O ministro também informou que a inteligência ucraniana tem dados sobre a preparação da Rússia para ataques a instalações nucleares críticas, o que representa riscos não só para a Ucrânia, mas também para os seus parceiros. Ele apelou a uma resposta coletiva firme para dissuadir Moscovo de seguir esse cenário.
"Em primeiro lugar, a Ucrânia continua a trabalhar para reforçar a proteção dessas instalações, e aqui contamos com a vossa ajuda. Em segundo lugar, devemos reagir com rapidez e firmeza. Apelo a que nos dirijamos oficialmente à Rússia e a que a alertemos para parar. Em terceiro lugar, devemos garantir a presença de missões de especialistas em todas as instalações relevantes", acrescentou Sybiha.
O ministro destacou que os ataques russos ao sistema energético da Ucrânia constituem crimes de guerra, e a Rússia deve ser responsabilizada por eles.
Andrii Sybiha informou os presentes sobre o estado atual da rede energética ucraniana e as perdas de capacidade devido aos ataques sistemáticos da Rússia. Ele frisou que o objetivo da Ucrânia é restaurar o sistema energético a curto e longo prazo, bem como fortalecer a segurança e resiliência energética. O desenvolvimento de geração distribuída foi apontado como um fator crucial, e os aliados foram encorajados a fornecer novas capacidades de geração.
O ministro sublinhou que o fortalecimento do escudo aéreo da Ucrânia é a melhor solução para evitar novos danos ao sistema energético.
"Agradecemos todo o apoio até agora, mas precisamos urgentemente de mais sistemas de defesa aérea, artilharia antiaérea, sistemas de combate a drones e, não menos importante, mais mísseis para as nossas defesas aéreas. Precisamos também de mais MANPADS, que têm provado ser eficazes na derrubada de drones russos", afirmou o ministro.

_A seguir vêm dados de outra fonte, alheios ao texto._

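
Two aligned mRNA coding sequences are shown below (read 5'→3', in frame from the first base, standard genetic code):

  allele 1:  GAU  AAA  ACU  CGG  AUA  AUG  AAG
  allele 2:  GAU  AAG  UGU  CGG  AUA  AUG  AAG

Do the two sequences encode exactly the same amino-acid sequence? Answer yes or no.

no

Codon 1: GAU Asp / GAU Asp — identical.
Codon 2: AAA Lys / AAG Lys — synonymous.
Codon 3: ACU Thr / UGU Cys — nonsynonymous.
Codon 4: CGG Arg / CGG Arg — identical.
Codon 5: AUA Ile / AUA Ile — identical.
Codon 6: AUG Met / AUG Met — identical.
Codon 7: AAG Lys / AAG Lys — identical.
Nonsynonymous differences: 1 → different protein.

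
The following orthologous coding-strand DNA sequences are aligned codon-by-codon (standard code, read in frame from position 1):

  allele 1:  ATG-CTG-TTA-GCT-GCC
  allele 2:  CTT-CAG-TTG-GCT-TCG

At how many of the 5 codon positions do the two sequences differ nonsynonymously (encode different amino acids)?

3

Codon 1: ATG Met / CTT Leu — nonsynonymous.
Codon 2: CTG Leu / CAG Gln — nonsynonymous.
Codon 3: TTA Leu / TTG Leu — synonymous.
Codon 4: GCT Ala / GCT Ala — identical.
Codon 5: GCC Ala / TCG Ser — nonsynonymous.
Nonsynonymous differences: 3.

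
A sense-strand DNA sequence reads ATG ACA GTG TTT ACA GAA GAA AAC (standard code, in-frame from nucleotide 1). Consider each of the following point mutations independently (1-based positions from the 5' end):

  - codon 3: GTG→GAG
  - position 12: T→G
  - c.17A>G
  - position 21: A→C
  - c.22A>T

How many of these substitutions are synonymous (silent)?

0

Codon 3: GTG (Val) → GAG (Glu) — missense.
Codon 4: TTT (Phe) → TTG (Leu) — missense.
Codon 6: GAA (Glu) → GGA (Gly) — missense.
Codon 7: GAA (Glu) → GAC (Asp) — missense.
Codon 8: AAC (Asn) → TAC (Tyr) — missense.
Synonymous: 0 of 5.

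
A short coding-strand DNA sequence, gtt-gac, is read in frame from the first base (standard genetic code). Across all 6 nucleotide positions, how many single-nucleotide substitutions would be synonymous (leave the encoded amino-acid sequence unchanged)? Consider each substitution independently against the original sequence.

Codon 1 (GTT, Val): 3 synonymous substitutions.
Codon 2 (GAC, Asp): 1 synonymous substitution.
Total: 3 + 1 = 4.

4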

No final do seu discurso, Andrii Sybiha destacou que o objetivo a longo prazo da Ucrânia é a plena integração no mercado energético da UE, com um sistema descentralizado, flexível e resiliente, baseado em fontes de energia renováveis.
"O desenvolvimento do nosso setor energético também será um dos motores da recuperação económica da Ucrânia. Agradecemos a vossa ajuda na atração de investimentos para este projeto em larga escala. No campo diplomático, o nosso foco em resiliência energética deve ser refletido na Fórmula da Paz. Um dos seus pontos centra-se na segurança energética. Convido todos vocês a participarem ativamente em todos os esforços relacionados com a implementação da Fórmula da Paz", concluiu Sybiha.

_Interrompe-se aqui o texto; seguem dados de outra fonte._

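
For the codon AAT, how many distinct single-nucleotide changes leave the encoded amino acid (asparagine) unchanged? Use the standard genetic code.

1

Position 1: none → 0 synonymous.
Position 2: none → 0 synonymous.
Position 3: AAC → 1 synonymous.
Total: 0 + 0 + 1 = 1.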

Nos seus discursos, os aliados sublinharam a urgência de fornecer apoio adicional, mencionaram a ajuda já fornecida e anunciaram novos compromissos e pacotes específicos de assistência energética.
Entre as contribuições concretas para a resiliência energética da Ucrânia antes do inverno, os aliados anunciaram financiamento adicional, sistemas de defesa aérea, expansão das capacidades de importação, novas fontes de geração, transformadores, geradores móveis e apoio técnico especializado.
Andrii Sybiha expressou a sua gratidão aos aliados pela prontidão em fornecer apoio adicional urgente e manifestou a esperança de uma rápida implementação das decisões tomadas.
No final da reunião, foi aprovada uma declaração conjunta do G7+ sobre o apoio à resiliência energética da Ucrânia, em que os aliados reafirmaram a sua prontidão para fornecer apoio adicional ao sistema energético da Ucrânia, proteger as infraestruturas energéticas e investir no fortalecimento da sua resiliência a longo prazo.